Per il sito voxnews il "Comune ha regalato 18 case popolari agli zingari"

Parma, Pizzarotti chiude il campo nomadi ma scoppia la bufera

Scoppia la polemica a Parma dopo lo smantellamento di un campo nomadi. Il Comune, guidato dal sindaco del Movimento 5 Stelle, Federico Pizzarotti, è stato preso di mira dal sito "Voxnews" che dopo Ferragosto titolava: "Il grillino Pizzarotti regala 18 case popolari agli zingari", sostenendo che al campo si faceva "festa" perché "i suoi ospiti sono andati ad abitare in case popolari appositamente destinate".

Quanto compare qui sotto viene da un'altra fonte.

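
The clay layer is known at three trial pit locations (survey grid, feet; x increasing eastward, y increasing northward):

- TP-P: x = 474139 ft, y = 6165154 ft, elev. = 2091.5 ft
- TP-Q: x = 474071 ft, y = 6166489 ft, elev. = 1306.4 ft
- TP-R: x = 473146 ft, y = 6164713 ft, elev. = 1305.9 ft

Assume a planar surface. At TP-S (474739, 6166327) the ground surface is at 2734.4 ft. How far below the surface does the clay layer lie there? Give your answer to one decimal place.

653.8 ft

Two edge vectors: TP-P→TP-Q = (-68, 1335, -785.1), TP-P→TP-R = (-993, -441, -785.6).
Normal n = (TP-P→TP-Q) × (TP-P→TP-R) = (-1395005.1, 726183.5, 1355643).
So ∂z/∂x = −n_x/n_z = 1.029035742 and ∂z/∂y = −n_y/n_z = −0.535674584.
Intercept c from TP-P: 2091.5 − 487905.98 + 3302516.30 = 2816701.83.
At (474739, 6166327): z_contact = 488523.40 − 3303144.65 + 2816701.83 = 2080.58 ft.
Depth below ground = 2734.4 − 2080.58 = 653.8 ft.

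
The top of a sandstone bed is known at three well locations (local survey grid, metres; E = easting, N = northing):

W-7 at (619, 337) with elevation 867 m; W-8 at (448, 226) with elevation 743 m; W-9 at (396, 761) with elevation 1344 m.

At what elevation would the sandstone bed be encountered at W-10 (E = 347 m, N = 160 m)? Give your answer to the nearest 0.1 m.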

Il campo era in "condizioni igieniche molto precarie", spiegava ieri una nota del Comune, aggiungendo che "sono previsti interventi di igienizzazione e le casette saranno sostituite" e che è già stata facilitata "l’uscita dal campo delle sette famiglie presenti (14 adulti e 19 minori): alcuni hanno trovato sistemazione da parenti, altri hanno lasciato spontaneamente il luogo, altri hanno trovato soluzioni autonome sul mercato privato e saranno sostenuti (se necessario), come tutti gli altri nuclei con redditi precari e le ultime due famiglie sono state collocate in alloggi di accoglienza del Comune, pagando affitti e
utenze".

Lo stesso Pizzarotti ha spiegato su Facebook che il campo "è stato progressivamente smantellato" e che "da anni non si investiva più con decenza per
la sua manutenzione; è stato chiuso nella maniera più naturale e giusta possibile: non sgombrato (stiamo parlando di persone), ma liberato con
progressività". Centinaia i commenti al post, proseguiti anche oggi, da quelli di stampo leghista ("Prima veniamo noi italiani, basta aiutare i rom"; "Non è razzismo, gli italiani, almeno una gran parte, pagano le tasse") fino a chi difende il Comune perché ha risolto il degrado del campo prevenendo problemi di sicurezza.